Laric appeared to be staring at her. What he eventually wrote on the notepad made her grin. “Yeah,” she said, “I’m not like other angels. I’m a hunter angel.” What the hell—people were already using that term. She’d just co-opt it. Then she’d make Demarco and Ransom and all her other hunter friends who insisted on wearing the ridiculous hunter angel T-shirts, bow down to her in homage.
The idea made her want to laugh, regardless of the brutal storm outside and the subtler malice within Lumia. “Hunters are a different breed.”
The healer didn’t respond, but she could feel him staring at her again. “Did you ever try to get your scars excised?” she asked. “Adult angels have an incredible healing ability from what I’ve seen.”
Laric’s hand moved slowly across the page. The scars are impossible to cut through.
Elena tried to process what he was telling her, considered the amount of energy that would’ve been released at the violent death of an archangel.

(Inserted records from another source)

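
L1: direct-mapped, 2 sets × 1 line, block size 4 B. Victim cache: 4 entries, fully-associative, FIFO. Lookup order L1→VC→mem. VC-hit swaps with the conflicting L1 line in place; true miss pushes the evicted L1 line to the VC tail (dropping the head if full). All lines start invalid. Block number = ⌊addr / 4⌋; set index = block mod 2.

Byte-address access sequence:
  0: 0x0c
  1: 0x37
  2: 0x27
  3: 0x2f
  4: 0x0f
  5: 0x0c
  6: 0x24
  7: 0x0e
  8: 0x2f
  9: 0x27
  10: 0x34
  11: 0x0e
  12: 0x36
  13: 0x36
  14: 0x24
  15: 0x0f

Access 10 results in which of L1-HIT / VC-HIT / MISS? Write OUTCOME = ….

0: 0xc (blk 3, set 1) → MISS  vc=[]
1: 0x37 (blk 13, set 1) → MISS  vc=[3]
2: 0x27 (blk 9, set 1) → MISS  vc=[3, 13]
3: 0x2f (blk 11, set 1) → MISS  vc=[3, 13, 9]
4: 0xf (blk 3, set 1) → VC-HIT  vc=[11, 13, 9]
5: 0xc (blk 3, set 1) → L1-HIT  vc=[11, 13, 9]
6: 0x24 (blk 9, set 1) → VC-HIT  vc=[11, 13, 3]
7: 0xe (blk 3, set 1) → VC-HIT  vc=[11, 13, 9]
8: 0x2f (blk 11, set 1) → VC-HIT  vc=[3, 13, 9]
9: 0x27 (blk 9, set 1) → VC-HIT  vc=[3, 13, 11]
10: 0x34 (blk 13, set 1) → VC-HIT  vc=[3, 9, 11]
11: 0xe (blk 3, set 1) → VC-HIT  vc=[13, 9, 11]
12: 0x36 (blk 13, set 1) → VC-HIT  vc=[3, 9, 11]
13: 0x36 (blk 13, set 1) → L1-HIT  vc=[3, 9, 11]
14: 0x24 (blk 9, set 1) → VC-HIT  vc=[3, 13, 11]
15: 0xf (blk 3, set 1) → VC-HIT  vc=[9, 13, 11]

OUTCOME = VC-HIT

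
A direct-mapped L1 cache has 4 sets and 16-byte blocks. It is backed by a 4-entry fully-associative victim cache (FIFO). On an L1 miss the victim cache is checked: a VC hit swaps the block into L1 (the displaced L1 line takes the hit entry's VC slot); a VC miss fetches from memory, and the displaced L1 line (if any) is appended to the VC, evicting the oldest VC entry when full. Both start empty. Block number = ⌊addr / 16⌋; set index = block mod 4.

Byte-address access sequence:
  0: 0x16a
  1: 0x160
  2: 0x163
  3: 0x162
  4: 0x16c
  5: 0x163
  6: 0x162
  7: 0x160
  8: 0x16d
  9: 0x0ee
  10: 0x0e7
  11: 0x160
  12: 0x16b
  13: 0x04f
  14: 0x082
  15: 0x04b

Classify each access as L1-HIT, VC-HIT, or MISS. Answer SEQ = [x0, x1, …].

SEQ = [MISS, L1-HIT, L1-HIT, L1-HIT, L1-HIT, L1-HIT, L1-HIT, L1-HIT, L1-HIT, MISS, L1-HIT, VC-HIT, L1-HIT, MISS, MISS, VC-HIT]

#0 0x16a→b22/s2 MISS; vc=[]
#1 0x160→b22/s2 L1-HIT; vc=[]
#2 0x163→b22/s2 L1-HIT; vc=[]
#3 0x162→b22/s2 L1-HIT; vc=[]
#4 0x16c→b22/s2 L1-HIT; vc=[]
#5 0x163→b22/s2 L1-HIT; vc=[]
#6 0x162→b22/s2 L1-HIT; vc=[]
#7 0x160→b22/s2 L1-HIT; vc=[]
#8 0x16d→b22/s2 L1-HIT; vc=[]
#9 0xee→b14/s2 MISS; vc=[22]
#10 0xe7→b14/s2 L1-HIT; vc=[22]
#11 0x160→b22/s2 VC-HIT; vc=[14]
#12 0x16b→b22/s2 L1-HIT; vc=[14]
#13 0x4f→b4/s0 MISS; vc=[14]
#14 0x82→b8/s0 MISS; vc=[14,4]
#15 0x4b→b4/s0 VC-HIT; vc=[14,8]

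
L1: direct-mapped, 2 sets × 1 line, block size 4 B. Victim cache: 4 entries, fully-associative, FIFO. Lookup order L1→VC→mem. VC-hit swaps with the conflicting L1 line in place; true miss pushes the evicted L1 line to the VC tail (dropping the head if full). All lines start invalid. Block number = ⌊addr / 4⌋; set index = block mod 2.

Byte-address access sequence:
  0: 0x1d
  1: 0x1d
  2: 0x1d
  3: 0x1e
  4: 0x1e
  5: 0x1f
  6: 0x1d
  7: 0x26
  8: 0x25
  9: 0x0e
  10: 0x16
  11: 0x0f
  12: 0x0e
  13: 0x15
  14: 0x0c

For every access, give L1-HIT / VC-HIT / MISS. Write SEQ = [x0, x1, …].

#0 0x1d→b7/s1 MISS; vc=[]
#1 0x1d→b7/s1 L1-HIT; vc=[]
#2 0x1d→b7/s1 L1-HIT; vc=[]
#3 0x1e→b7/s1 L1-HIT; vc=[]
#4 0x1e→b7/s1 L1-HIT; vc=[]
#5 0x1f→b7/s1 L1-HIT; vc=[]
#6 0x1d→b7/s1 L1-HIT; vc=[]
#7 0x26→b9/s1 MISS; vc=[7]
#8 0x25→b9/s1 L1-HIT; vc=[7]
#9 0xe→b3/s1 MISS; vc=[7,9]
#10 0x16→b5/s1 MISS; vc=[7,9,3]
#11 0xf→b3/s1 VC-HIT; vc=[7,9,5]
#12 0xe→b3/s1 L1-HIT; vc=[7,9,5]
#13 0x15→b5/s1 VC-HIT; vc=[7,9,3]
#14 0xc→b3/s1 VC-HIT; vc=[7,9,5]

SEQ = [MISS, L1-HIT, L1-HIT, L1-HIT, L1-HIT, L1-HIT, L1-HIT, MISS, L1-HIT, MISS, MISS, VC-HIT, L1-HIT, VC-HIT, VC-HIT]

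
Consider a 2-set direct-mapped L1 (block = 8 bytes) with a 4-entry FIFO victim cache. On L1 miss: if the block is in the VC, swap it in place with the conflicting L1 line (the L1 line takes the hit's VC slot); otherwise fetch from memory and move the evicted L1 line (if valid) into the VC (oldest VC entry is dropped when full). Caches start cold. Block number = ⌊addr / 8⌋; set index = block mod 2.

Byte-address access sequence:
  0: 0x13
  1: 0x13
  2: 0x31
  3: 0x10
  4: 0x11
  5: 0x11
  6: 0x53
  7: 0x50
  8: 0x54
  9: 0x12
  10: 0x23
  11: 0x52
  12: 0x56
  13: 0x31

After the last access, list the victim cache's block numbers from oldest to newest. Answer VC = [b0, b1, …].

VC = [10, 4, 2]

#0 0x13→b2/s0 MISS; vc=[]
#1 0x13→b2/s0 L1-HIT; vc=[]
#2 0x31→b6/s0 MISS; vc=[2]
#3 0x10→b2/s0 VC-HIT; vc=[6]
#4 0x11→b2/s0 L1-HIT; vc=[6]
#5 0x11→b2/s0 L1-HIT; vc=[6]
#6 0x53→b10/s0 MISS; vc=[6,2]
#7 0x50→b10/s0 L1-HIT; vc=[6,2]
#8 0x54→b10/s0 L1-HIT; vc=[6,2]
#9 0x12→b2/s0 VC-HIT; vc=[6,10]
#10 0x23→b4/s0 MISS; vc=[6,10,2]
#11 0x52→b10/s0 VC-HIT; vc=[6,4,2]
#12 0x56→b10/s0 L1-HIT; vc=[6,4,2]
#13 0x31→b6/s0 VC-HIT; vc=[10,4,2]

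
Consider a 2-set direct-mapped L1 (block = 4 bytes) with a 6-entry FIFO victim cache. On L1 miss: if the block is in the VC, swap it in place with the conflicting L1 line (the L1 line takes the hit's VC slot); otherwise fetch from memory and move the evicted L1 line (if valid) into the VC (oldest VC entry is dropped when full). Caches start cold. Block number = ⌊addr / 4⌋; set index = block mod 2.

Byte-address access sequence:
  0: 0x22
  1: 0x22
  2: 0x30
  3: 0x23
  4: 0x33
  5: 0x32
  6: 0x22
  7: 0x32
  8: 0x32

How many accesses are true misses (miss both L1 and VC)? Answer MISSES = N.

  [0] addr=0x22 blk=8 s=0: MISS | VC []
  [1] addr=0x22 blk=8 s=0: L1-HIT | VC []
  [2] addr=0x30 blk=12 s=0: MISS | VC [8]
  [3] addr=0x23 blk=8 s=0: VC-HIT | VC [12]
  [4] addr=0x33 blk=12 s=0: VC-HIT | VC [8]
  [5] addr=0x32 blk=12 s=0: L1-HIT | VC [8]
  [6] addr=0x22 blk=8 s=0: VC-HIT | VC [12]
  [7] addr=0x32 blk=12 s=0: VC-HIT | VC [8]
  [8] addr=0x32 blk=12 s=0: L1-HIT | VC [8]

MISSES = 2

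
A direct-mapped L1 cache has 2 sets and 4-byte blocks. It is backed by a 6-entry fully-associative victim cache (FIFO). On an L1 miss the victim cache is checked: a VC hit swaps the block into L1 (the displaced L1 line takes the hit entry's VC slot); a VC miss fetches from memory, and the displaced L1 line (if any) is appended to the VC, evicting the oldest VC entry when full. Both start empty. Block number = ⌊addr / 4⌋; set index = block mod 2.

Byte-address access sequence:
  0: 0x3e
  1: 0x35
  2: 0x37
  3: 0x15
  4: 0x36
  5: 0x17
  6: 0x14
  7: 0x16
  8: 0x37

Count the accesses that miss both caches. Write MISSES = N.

MISSES = 3

0: 0x3e (blk 15, set 1) → MISS  vc=[]
1: 0x35 (blk 13, set 1) → MISS  vc=[15]
2: 0x37 (blk 13, set 1) → L1-HIT  vc=[15]
3: 0x15 (blk 5, set 1) → MISS  vc=[15, 13]
4: 0x36 (blk 13, set 1) → VC-HIT  vc=[15, 5]
5: 0x17 (blk 5, set 1) → VC-HIT  vc=[15, 13]
6: 0x14 (blk 5, set 1) → L1-HIT  vc=[15, 13]
7: 0x16 (blk 5, set 1) → L1-HIT  vc=[15, 13]
8: 0x37 (blk 13, set 1) → VC-HIT  vc=[15, 5]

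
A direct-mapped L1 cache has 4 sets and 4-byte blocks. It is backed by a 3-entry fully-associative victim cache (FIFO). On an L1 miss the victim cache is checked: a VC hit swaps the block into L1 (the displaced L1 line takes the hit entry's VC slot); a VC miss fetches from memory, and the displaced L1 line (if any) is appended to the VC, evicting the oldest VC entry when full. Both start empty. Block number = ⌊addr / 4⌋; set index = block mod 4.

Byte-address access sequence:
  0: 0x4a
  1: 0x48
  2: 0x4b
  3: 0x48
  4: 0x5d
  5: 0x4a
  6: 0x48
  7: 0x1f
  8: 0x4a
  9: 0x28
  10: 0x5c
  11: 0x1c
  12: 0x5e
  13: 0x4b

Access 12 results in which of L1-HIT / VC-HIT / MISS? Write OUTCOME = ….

0: 0x4a (blk 18, set 2) → MISS  vc=[]
1: 0x48 (blk 18, set 2) → L1-HIT  vc=[]
2: 0x4b (blk 18, set 2) → L1-HIT  vc=[]
3: 0x48 (blk 18, set 2) → L1-HIT  vc=[]
4: 0x5d (blk 23, set 3) → MISS  vc=[]
5: 0x4a (blk 18, set 2) → L1-HIT  vc=[]
6: 0x48 (blk 18, set 2) → L1-HIT  vc=[]
7: 0x1f (blk 7, set 3) → MISS  vc=[23]
8: 0x4a (blk 18, set 2) → L1-HIT  vc=[23]
9: 0x28 (blk 10, set 2) → MISS  vc=[23, 18]
10: 0x5c (blk 23, set 3) → VC-HIT  vc=[7, 18]
11: 0x1c (blk 7, set 3) → VC-HIT  vc=[23, 18]
12: 0x5e (blk 23, set 3) → VC-HIT  vc=[7, 18]
13: 0x4b (blk 18, set 2) → VC-HIT  vc=[7, 10]

OUTCOME = VC-HIT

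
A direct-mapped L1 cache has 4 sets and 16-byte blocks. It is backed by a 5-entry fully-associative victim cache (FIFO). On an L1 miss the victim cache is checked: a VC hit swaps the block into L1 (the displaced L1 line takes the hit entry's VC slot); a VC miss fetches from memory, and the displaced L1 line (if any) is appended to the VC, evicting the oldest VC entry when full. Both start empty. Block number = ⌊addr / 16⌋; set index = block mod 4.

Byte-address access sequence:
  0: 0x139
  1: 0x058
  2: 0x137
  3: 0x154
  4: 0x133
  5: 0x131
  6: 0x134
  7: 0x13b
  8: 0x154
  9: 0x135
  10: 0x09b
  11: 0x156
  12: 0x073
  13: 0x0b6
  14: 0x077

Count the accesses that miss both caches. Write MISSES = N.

MISSES = 6

#0 0x139→b19/s3 MISS; vc=[]
#1 0x58→b5/s1 MISS; vc=[]
#2 0x137→b19/s3 L1-HIT; vc=[]
#3 0x154→b21/s1 MISS; vc=[5]
#4 0x133→b19/s3 L1-HIT; vc=[5]
#5 0x131→b19/s3 L1-HIT; vc=[5]
#6 0x134→b19/s3 L1-HIT; vc=[5]
#7 0x13b→b19/s3 L1-HIT; vc=[5]
#8 0x154→b21/s1 L1-HIT; vc=[5]
#9 0x135→b19/s3 L1-HIT; vc=[5]
#10 0x9b→b9/s1 MISS; vc=[5,21]
#11 0x156→b21/s1 VC-HIT; vc=[5,9]
#12 0x73→b7/s3 MISS; vc=[5,9,19]
#13 0xb6→b11/s3 MISS; vc=[5,9,19,7]
#14 0x77→b7/s3 VC-HIT; vc=[5,9,19,11]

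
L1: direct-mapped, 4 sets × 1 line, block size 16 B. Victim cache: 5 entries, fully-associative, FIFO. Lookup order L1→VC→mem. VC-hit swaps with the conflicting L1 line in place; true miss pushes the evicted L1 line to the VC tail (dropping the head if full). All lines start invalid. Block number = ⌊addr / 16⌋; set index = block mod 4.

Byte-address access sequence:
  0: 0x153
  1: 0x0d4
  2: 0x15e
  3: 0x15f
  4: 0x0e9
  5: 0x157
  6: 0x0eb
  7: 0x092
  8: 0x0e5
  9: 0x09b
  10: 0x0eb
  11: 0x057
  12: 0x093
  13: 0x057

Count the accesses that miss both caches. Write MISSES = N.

MISSES = 5

0: 0x153 (blk 21, set 1) → MISS  vc=[]
1: 0xd4 (blk 13, set 1) → MISS  vc=[21]
2: 0x15e (blk 21, set 1) → VC-HIT  vc=[13]
3: 0x15f (blk 21, set 1) → L1-HIT  vc=[13]
4: 0xe9 (blk 14, set 2) → MISS  vc=[13]
5: 0x157 (blk 21, set 1) → L1-HIT  vc=[13]
6: 0xeb (blk 14, set 2) → L1-HIT  vc=[13]
7: 0x92 (blk 9, set 1) → MISS  vc=[13, 21]
8: 0xe5 (blk 14, set 2) → L1-HIT  vc=[13, 21]
9: 0x9b (blk 9, set 1) → L1-HIT  vc=[13, 21]
10: 0xeb (blk 14, set 2) → L1-HIT  vc=[13, 21]
11: 0x57 (blk 5, set 1) → MISS  vc=[13, 21, 9]
12: 0x93 (blk 9, set 1) → VC-HIT  vc=[13, 21, 5]
13: 0x57 (blk 5, set 1) → VC-HIT  vc=[13, 21, 9]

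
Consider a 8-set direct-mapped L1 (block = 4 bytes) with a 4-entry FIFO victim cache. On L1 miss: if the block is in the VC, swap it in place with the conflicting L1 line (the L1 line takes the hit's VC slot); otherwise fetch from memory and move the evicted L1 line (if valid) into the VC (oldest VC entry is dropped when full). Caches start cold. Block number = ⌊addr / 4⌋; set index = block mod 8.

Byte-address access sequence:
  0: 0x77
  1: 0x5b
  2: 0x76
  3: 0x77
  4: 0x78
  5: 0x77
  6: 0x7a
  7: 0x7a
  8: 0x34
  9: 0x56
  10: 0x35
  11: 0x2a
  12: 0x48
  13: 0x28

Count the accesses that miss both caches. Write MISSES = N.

MISSES = 7

  [0] addr=0x77 blk=29 s=5: MISS | VC []
  [1] addr=0x5b blk=22 s=6: MISS | VC []
  [2] addr=0x76 blk=29 s=5: L1-HIT | VC []
  [3] addr=0x77 blk=29 s=5: L1-HIT | VC []
  [4] addr=0x78 blk=30 s=6: MISS | VC [22]
  [5] addr=0x77 blk=29 s=5: L1-HIT | VC [22]
  [6] addr=0x7a blk=30 s=6: L1-HIT | VC [22]
  [7] addr=0x7a blk=30 s=6: L1-HIT | VC [22]
  [8] addr=0x34 blk=13 s=5: MISS | VC [22, 29]
  [9] addr=0x56 blk=21 s=5: MISS | VC [22, 29, 13]
  [10] addr=0x35 blk=13 s=5: VC-HIT | VC [22, 29, 21]
  [11] addr=0x2a blk=10 s=2: MISS | VC [22, 29, 21]
  [12] addr=0x48 blk=18 s=2: MISS | VC [22, 29, 21, 10]
  [13] addr=0x28 blk=10 s=2: VC-HIT | VC [22, 29, 21, 18]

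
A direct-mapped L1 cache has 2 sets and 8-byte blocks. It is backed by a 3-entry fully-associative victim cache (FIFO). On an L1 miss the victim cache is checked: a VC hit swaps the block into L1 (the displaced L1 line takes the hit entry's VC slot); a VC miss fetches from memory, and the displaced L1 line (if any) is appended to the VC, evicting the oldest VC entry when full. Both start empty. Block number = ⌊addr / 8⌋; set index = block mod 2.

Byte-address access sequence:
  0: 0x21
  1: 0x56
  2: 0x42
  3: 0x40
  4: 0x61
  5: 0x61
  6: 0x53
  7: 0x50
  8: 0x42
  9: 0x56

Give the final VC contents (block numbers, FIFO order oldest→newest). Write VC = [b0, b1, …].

VC = [4, 12, 8]

#0 0x21→b4/s0 MISS; vc=[]
#1 0x56→b10/s0 MISS; vc=[4]
#2 0x42→b8/s0 MISS; vc=[4,10]
#3 0x40→b8/s0 L1-HIT; vc=[4,10]
#4 0x61→b12/s0 MISS; vc=[4,10,8]
#5 0x61→b12/s0 L1-HIT; vc=[4,10,8]
#6 0x53→b10/s0 VC-HIT; vc=[4,12,8]
#7 0x50→b10/s0 L1-HIT; vc=[4,12,8]
#8 0x42→b8/s0 VC-HIT; vc=[4,12,10]
#9 0x56→b10/s0 VC-HIT; vc=[4,12,8]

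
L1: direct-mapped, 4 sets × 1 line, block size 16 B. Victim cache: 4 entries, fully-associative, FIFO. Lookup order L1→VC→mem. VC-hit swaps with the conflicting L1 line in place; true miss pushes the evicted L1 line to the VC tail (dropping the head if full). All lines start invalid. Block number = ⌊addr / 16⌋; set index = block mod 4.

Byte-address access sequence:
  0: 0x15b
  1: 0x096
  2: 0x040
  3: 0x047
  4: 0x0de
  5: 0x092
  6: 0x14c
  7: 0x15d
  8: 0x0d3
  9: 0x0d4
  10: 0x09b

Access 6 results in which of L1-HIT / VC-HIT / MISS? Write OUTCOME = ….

0: 0x15b (blk 21, set 1) → MISS  vc=[]
1: 0x96 (blk 9, set 1) → MISS  vc=[21]
2: 0x40 (blk 4, set 0) → MISS  vc=[21]
3: 0x47 (blk 4, set 0) → L1-HIT  vc=[21]
4: 0xde (blk 13, set 1) → MISS  vc=[21, 9]
5: 0x92 (blk 9, set 1) → VC-HIT  vc=[21, 13]
6: 0x14c (blk 20, set 0) → MISS  vc=[21, 13, 4]
7: 0x15d (blk 21, set 1) → VC-HIT  vc=[9, 13, 4]
8: 0xd3 (blk 13, set 1) → VC-HIT  vc=[9, 21, 4]
9: 0xd4 (blk 13, set 1) → L1-HIT  vc=[9, 21, 4]
10: 0x9b (blk 9, set 1) → VC-HIT  vc=[13, 21, 4]

OUTCOME = MISS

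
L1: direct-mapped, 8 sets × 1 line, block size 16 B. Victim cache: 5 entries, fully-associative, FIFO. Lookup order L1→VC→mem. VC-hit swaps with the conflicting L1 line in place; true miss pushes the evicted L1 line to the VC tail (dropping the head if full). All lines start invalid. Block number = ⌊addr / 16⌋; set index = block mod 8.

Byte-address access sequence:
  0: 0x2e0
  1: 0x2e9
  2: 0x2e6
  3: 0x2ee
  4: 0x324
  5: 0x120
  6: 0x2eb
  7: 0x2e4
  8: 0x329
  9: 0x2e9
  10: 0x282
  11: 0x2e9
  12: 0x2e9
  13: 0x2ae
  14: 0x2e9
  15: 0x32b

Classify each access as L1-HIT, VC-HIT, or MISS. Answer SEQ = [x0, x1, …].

SEQ = [MISS, L1-HIT, L1-HIT, L1-HIT, MISS, MISS, L1-HIT, L1-HIT, VC-HIT, L1-HIT, MISS, L1-HIT, L1-HIT, MISS, L1-HIT, VC-HIT]

  [0] addr=0x2e0 blk=46 s=6: MISS | VC []
  [1] addr=0x2e9 blk=46 s=6: L1-HIT | VC []
  [2] addr=0x2e6 blk=46 s=6: L1-HIT | VC []
  [3] addr=0x2ee blk=46 s=6: L1-HIT | VC []
  [4] addr=0x324 blk=50 s=2: MISS | VC []
  [5] addr=0x120 blk=18 s=2: MISS | VC [50]
  [6] addr=0x2eb blk=46 s=6: L1-HIT | VC [50]
  [7] addr=0x2e4 blk=46 s=6: L1-HIT | VC [50]
  [8] addr=0x329 blk=50 s=2: VC-HIT | VC [18]
  [9] addr=0x2e9 blk=46 s=6: L1-HIT | VC [18]
  [10] addr=0x282 blk=40 s=0: MISS | VC [18]
  [11] addr=0x2e9 blk=46 s=6: L1-HIT | VC [18]
  [12] addr=0x2e9 blk=46 s=6: L1-HIT | VC [18]
  [13] addr=0x2ae blk=42 s=2: MISS | VC [18, 50]
  [14] addr=0x2e9 blk=46 s=6: L1-HIT | VC [18, 50]
  [15] addr=0x32b blk=50 s=2: VC-HIT | VC [18, 42]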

There’d been no similar blowback when Raphael executed Uram, but those two had extracted a hell of a lot of power from their environment, then expended it during their fight, Manhattan a war zone. Badly damaged high-rises and a burned-out electrical network had only been the start.
And in comparison to Caliane’s and Nadiel’s battle, Raphael’s and Uram’s fight had been between young “pups,” as Alexander was wont to say.
Nadiel had been younger than Caliane, but not young. The amounts of energy involved . . . It must’ve seared the scars so deep into Laric’s body that they went to the bone itself. Raphael, do you think you could try your ability to heal on Laric once you’re back from China? Not before. Not when they had no idea of what he might face there.